Long Story Bit by Bit: The CAR Retold

Ben Gill
4/28/14

My blog group studied and analyzed the ongoing ethnic and religious conflict in the Central African Republic (CAR) over the course of this semester. Our first blog post began as a general overview and brief political analysis of what even those intimately familiar with the 2013-2014 CAR Conflict consider to be a complex, convoluted, and at times seemingly impenetrable quagmire between poorly-defined and little-known ethnic/religious groups, namely on the torrent of bloodshed between the Muslim Seleka rebel coalition and the predominately Christian Anti-balaka militias. We came together to decipher and interpret a complex and sometimes contradictory array of media and academic sources to craft what we believe to be an accurate, concise portrait of the conflict as of February 2014. Doing this required coming to a consensus, as a group, of what events, actors, and statistics best defined the violent civil strife of the CAR; specifically for an audience that is by and large unfamiliar with the topic in question. 
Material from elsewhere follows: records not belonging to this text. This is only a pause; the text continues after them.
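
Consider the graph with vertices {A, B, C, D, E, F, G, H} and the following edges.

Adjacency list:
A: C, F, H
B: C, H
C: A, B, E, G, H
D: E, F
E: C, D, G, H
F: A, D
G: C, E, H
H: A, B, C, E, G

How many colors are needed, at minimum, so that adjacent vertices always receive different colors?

4

C, E, G, H are mutually adjacent (a clique of size 4), so at least 4 colors are needed.
4 colors suffice: color red → {C, F}; color blue → {D, H}; color green → {A, B, E}; color yellow → {G}. No two adjacent vertices share a color.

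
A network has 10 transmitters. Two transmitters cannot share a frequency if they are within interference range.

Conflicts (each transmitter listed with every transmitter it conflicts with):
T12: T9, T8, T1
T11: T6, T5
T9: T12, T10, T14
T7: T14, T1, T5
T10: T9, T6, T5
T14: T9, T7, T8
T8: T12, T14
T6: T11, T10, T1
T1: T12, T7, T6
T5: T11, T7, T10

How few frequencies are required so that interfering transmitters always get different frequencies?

The cycle T1-T12-T8-T14-T7-T1 has odd length 5, so it cannot be 2-colored; at least 3 frequencies are needed.
3 frequencies suffice: T12=3, T11=3, T9=1, T7=1, T10=3, T14=2, T8=1, T6=1, T1=2, T5=2. Every pair that conflicts lands in different frequencies.

3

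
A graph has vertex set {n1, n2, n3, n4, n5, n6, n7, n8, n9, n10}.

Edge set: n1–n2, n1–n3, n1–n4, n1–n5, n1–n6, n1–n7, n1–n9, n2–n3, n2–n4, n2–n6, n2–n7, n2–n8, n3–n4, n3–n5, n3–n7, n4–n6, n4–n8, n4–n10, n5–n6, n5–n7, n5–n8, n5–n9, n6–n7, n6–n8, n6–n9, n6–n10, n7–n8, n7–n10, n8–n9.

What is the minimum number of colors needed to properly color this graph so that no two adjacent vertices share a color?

n1, n5, n6, n9 form a clique, so at least 4 colors are needed.
4 colors suffice: color 1 → {n3, n6}; color 2 → {n1, n8, n10}; color 3 → {n4, n7, n9}; color 4 → {n2, n5}. Each edge has distinct colors on its endpoints.

4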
AA young man cries out after his friend was badly injured by passing Chadian peacekeepers during a protest Dec. 23 in Bangui, Central African Republic. (Rebecca Blackwell/AP)


The group’s second post aimed to provide a more nuanced, in-depth political and social inquiry into the driving forces both on the ground in the CAR and within the Pan-African and international communities. Factors both local and international are playing major roles in determining the course and nature of the carnage that continues to occur in the CAR. We integrated this analysis with a number of key updates on new developments within the country to craft the most thorough outline possible for our readers. Needless to say, the violence that has come to define the CAR over the past few years in the in the collective conscious of the outside world rages on as I type this sentence. Thus far, the efforts off African and Western nations have been limited, weak, and largely ineffective at quelling the violence or the intensity of it. The ethnic and religious divisions continue to deepen according to both civilians and international observers—mainly foreign national employees of various NGOs—and the outlook for the embattled and embittered nation is uncertain at best, hopeless at worst. This conflict has many of the features that have come to define the numerous recent genocides in Africa over the past twenty years, especially the Rwandan Genocide and its’ resulting overflow into the DR Congo in my mind. Sadly, if Liberia, Sierra Leone, and especially the DR Congo are any indication of what’s in store for the CAR, I wouldn’t be placing any bets on success for the nation’s future. However, cynicism aside, there is some hope for the CAR in the form of newly-founded UN peacekeeping mission set to be deployed sometime this summer, named the UN Multidimensional Integrated Stabilisation Mission in CAR (MINUSCA).

Since I’ve been obsessed to an unhealthy degree by African civil wars and conflicts for some time, with the CAR Conflict being no exception, I was already fascinated and deeply familiar with the general sequence of events that led to and created and current catastrophe that is the CAR. Hence, doing research for these for me felt like something I would spend my free-time ding normally anyway. My research initially centered on contextualizing and translating an extremely difficult to comprehend situation for a class of American college students far removed from any reminder of this conflict’s existence. Trying to make the facts, figures, dates, and subtle nuances of the Central African Conflict relevant to the audience at hand was my most important goal in these blog posts. Hence, summarizing and creating intriguing analysis of the CAR Conflict was my primary objective throughout this work.

An infographic summarizing key dates and figures shaping the conflict in the CAR as of late 2013. (AFP)


As someone who spends an inordinately large amount of time studying the ins and outs of these types of conflicts out of personal curiosity and professional interest, there wasn’t much for me to discover on this topic that I hadn’t already read or come across already. Although, I did find myself jumping even further down the rabbit hole of studying the culture and history of the CAR than I ever thought possible. I even went so far as to track down obscure, largely out-of-print texts on the topic with riveting titles like Culture and Customs of the Central African Republic and Dark Age: A Biography of Emperor Bokassa. Thus, there wasn’t a whole lot for me to learn about the recent details of the Central African Conflict that I didn’t know in advance, but I did gain a much deeper and richer understanding of the nation in question. I also developed a better sense for the level of cooperation and teamwork involved in working effectively as a group to form a cohesive unit. In fact, the most valuable take away of this semester-long assignment was collaborating with an extremely intelligent and thoughtful group of like-minded students.